Let us first recall how Brownian motion is described in pure mathematics. For all $t\in [0,\infty)$, we have a probability distribution $\mathscr D_t:= \text{Normal}(0,t)$, and random variables $B_t$ drawn according to $\mathscr D_t$, s.t. almost surely, $[t\mapsto B_t]:[0,\infty) \to \mathbb R$ is a continuous function. (And of course other properties relating the value of Bronwian motion at different times $0\leq s<t<\infty$, like independent increments, Markovian/memorylessness, etc.). In this way, we get continuous sample paths of Brownian motion, all starting at $0$, and s.t. studying ("measuring") a bunch of paths at a fixed time $t=t_0$ we see a Gaussian probability distribution.

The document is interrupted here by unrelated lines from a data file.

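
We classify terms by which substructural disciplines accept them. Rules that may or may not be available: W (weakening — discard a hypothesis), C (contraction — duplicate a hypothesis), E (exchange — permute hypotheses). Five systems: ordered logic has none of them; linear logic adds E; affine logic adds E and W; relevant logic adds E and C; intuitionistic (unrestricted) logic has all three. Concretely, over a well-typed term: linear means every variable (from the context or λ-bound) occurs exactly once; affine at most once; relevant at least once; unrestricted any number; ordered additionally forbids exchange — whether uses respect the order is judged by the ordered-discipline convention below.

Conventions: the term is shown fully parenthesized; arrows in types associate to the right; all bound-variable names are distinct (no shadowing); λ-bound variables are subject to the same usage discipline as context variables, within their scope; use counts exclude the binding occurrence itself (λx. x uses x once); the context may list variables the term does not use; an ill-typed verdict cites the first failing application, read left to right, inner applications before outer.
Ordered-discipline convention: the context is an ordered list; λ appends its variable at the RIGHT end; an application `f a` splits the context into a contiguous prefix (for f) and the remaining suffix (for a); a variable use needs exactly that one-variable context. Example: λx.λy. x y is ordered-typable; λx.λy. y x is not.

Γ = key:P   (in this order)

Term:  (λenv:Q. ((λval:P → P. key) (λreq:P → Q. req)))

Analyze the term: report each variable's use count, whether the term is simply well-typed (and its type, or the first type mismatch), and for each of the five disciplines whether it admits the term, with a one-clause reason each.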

In quantum mechanics as far as I understand it (I am a complete novice to physics, but have a background in math), we have the position say of a particle at a time $t$ as a random variable distributed according the the probability distribution $\mathscr D_t := |\Psi(t)|^2$ (the Born rule).

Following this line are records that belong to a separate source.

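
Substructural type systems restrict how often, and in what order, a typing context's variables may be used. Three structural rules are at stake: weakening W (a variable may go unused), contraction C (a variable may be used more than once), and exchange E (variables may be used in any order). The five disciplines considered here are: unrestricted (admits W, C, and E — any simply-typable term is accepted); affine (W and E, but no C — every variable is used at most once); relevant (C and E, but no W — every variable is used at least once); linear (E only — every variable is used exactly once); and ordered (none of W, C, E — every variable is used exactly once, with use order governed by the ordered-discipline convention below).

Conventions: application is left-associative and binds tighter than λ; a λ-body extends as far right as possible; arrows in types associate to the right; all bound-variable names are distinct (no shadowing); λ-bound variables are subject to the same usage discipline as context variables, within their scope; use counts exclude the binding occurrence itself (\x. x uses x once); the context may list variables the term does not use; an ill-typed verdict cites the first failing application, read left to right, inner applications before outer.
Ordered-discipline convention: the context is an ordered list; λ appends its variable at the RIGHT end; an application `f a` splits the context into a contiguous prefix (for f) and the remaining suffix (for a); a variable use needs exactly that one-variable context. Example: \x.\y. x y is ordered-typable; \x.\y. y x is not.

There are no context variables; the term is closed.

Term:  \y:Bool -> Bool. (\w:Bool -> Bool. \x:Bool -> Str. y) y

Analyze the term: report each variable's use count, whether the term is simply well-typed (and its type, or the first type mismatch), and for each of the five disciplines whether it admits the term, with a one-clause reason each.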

Is it possible to define a stochastic process $X_t(\omega): [0,\infty)\times \Omega \to \mathbb R$ with $X_0 \equiv 0$ s.t. $X_t \sim \mathscr D_t$, and has continuous sample paths? In this way, we get particles that do have a definite position at all times (resolving the question of "measurements"), and also obey the exact same statistics that Schrodinger's equation predicts.
(Although I phrase it as a question relating to the measurement problem, this really is a completely mathematical/rigorous question, about constructing a stochastic process satisfying certain mathematical properties. I was thinking of posting to some of the math SE sites, but I thought maybe physicists might know better if this idea has appeared/been discussed before.)